Bruno at home on the well

Berthe and me

Ruth (has one of the most beautiful smiles) and sweet Esther

Twister with the girls

Esther and ever confident Anne (one of my favorite pictures)

Little Dorcas


And spoiled baby Bezalel


Another beautiful African sunset

Sunday, November 15

Sugar and Spice and Cranky Bears

Christen shared this quote found on the box of the Throat Soothers tea that she so kindly offered me:

"A sore, scratchy throat can turn the most even-tempered soul into cranky bear."

Just in case there is any merit in this statement, I'm off to bed after my cup of tea in the hopes of taming this possibly cranky bear back into a sweet-tempered girl.

Saturday, November 14

[Un]pleasantries

After posting this, I realized that it could use a bit of explanation. I debated on whether or not to expound and decided perhaps I ought. This is not directed at any particular person. It is expressing a general dislike for the deterioration of friendships.

"How are you?"
You make the polite inquiry.
I reply in like fashion, and
The empty conversation flows

For about five minutes.
We once talked for hours.
But times have changed--
We sprang forward
Only to fall back again.

Now you're wrapping things up;
Soon you'll walk away,
And I'm sorry to say,
I'm not pleased to make your acquaintance.

Monday, November 9

"Every act of life is a revelation of character" ~PK, p. 218

Wednesday, November 4

Feeling...

... incongruous.
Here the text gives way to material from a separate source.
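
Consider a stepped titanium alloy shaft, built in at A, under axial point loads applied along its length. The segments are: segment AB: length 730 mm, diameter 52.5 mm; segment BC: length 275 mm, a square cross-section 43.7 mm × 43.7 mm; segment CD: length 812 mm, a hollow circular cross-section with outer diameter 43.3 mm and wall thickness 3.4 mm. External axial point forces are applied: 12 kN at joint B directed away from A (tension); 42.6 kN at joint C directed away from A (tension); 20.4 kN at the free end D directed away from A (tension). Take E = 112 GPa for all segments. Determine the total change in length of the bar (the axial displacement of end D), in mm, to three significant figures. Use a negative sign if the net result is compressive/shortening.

0.654 mm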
I'm sitting here in the student center in my traditional Tchadian dress with my laptop and wireless internet. Earlier today, in the same garb, as I was talking on my cell phone with perfect clarity and no sound delay, I felt almost like an impostor-- like I was claiming two cultures at once.

It makes me think of another very similar inconsistency in my life that I don't as often recognize.

For our citizenship is in heaven, from which also we eagerly wait for a Savior, the Lord Jesus Christ.

Strange Business

I had a very strange voicemail message on my phone earlier this afternoon. It left me quite perplexed. The number from the missed call was the same area code as my hometown, but I didn't recognize it. So I listened to my voicemail in which a nice lady informed me that she was calling about scheduling me for a first interview.

I, not having ever applied for any positions near home, was sure there had to be some mix-up. So I called the nice lady back.

"This is Vivian*."

"Hi, my name is Kristin. I received a call about an interview?" I asked in uncertain tones.

"Yes, we'd like to schedule you for a first interview."

"Oh. What is the name of your company?"

"Banker's Life," she replied, as if there were nothing in the world wrong with the fact that I, the supposed applicant, hadn't a clue as to the name of the company.

"Well, I'm just slightly confused," I began slowly. "I don't actually ever remember applying for a position with your company."

"What's your email address?"

Following a brief period of confusion at the randomness of the question, I proceeded to tell Vivian my email address when she explained to me that sometimes they get resumés from a site online, and if she can look up my email address she can tell if I applied or if her company found my resumé online.

Sure enough, I had never applied. My resumé was somehow chosen from an online database of resumés that I had never heard of. I wasn't even aware that those sites existed until that very moment, in fact.

"Well, we'd really like to get you scheduled for your first interview, and we have an opening this Monday," she said enthusiastically.

"Well, you see, I'm actually in school in Tennessee to finish my nursing degree. So, I'm not really interested in a position with your company at this time. But thank you anyway."

Two things: I'm not sure how my resumé is floating around on some site that I never gave permission to advertise my information, and I find it unfortunate that I received a call for a job I never applied for, and can't for the life of me seem to get a call back on the many positions that I have applied for. But at the end of the day, I remind myself that if God wanted me to have a job right now, He would provide it.